John Fante tuttavia mi ha fatta sentire come una barca presa in un vortice. Mi risulta ancora incredibile che abbia vissuto un viaggio nel tempo in cui l’alterego dell’autore è una figura che fu condannato a vedere unicamente l’epoca nella quale nacque, quel terreno delimitato dalla vita del suo cuore e dalla resistenza del suo corpo, che mediante la scrittura ha vissuto molte altre vite, altri momenti, profanando il sentiero delle convenzioni, arrivando là dove potevano arrivare solo i sogni o l’immaginazione. E per la prima volta dopo tanto tempo, anche io ho potuto riconoscere tutto questo nel momento in cui la curiosità si mosse, qualcosa nel mondo esistente si fosse rifugiato risvegliando completamente il mio interesse. Non a caso Fante e questi suoi splendidi romanzi mi hanno emozionato come non credevo per un infinità di motivazioni: in primis, la sua importanza simbolica. Il potere che ha esso e che incorre fra sogno e realtà, fra pazzia e razionalità.
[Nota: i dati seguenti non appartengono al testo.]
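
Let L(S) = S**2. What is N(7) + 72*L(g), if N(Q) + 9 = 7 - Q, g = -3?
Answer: 639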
Lottare per mettere ordine nel tumulto delle emozioni non è cosa semplice. Non esiste possibilità di riparare ciò che si è frantumato. Non esiste possibilità di recidere un legame che si è solidificato in pochissimo tempo. Esistono però diverse opportunità per sfruttare il mio amore per la lettura arricchendo il mio bagaglio culturale con le opere complete di John Fante. È quello che più desidero. Leggere trattati realistici che descrivono la vita con poesia, intimità, introspezione, ferite dell’animo ancora aperte in cui inevitabilmente ci si sente partecipi.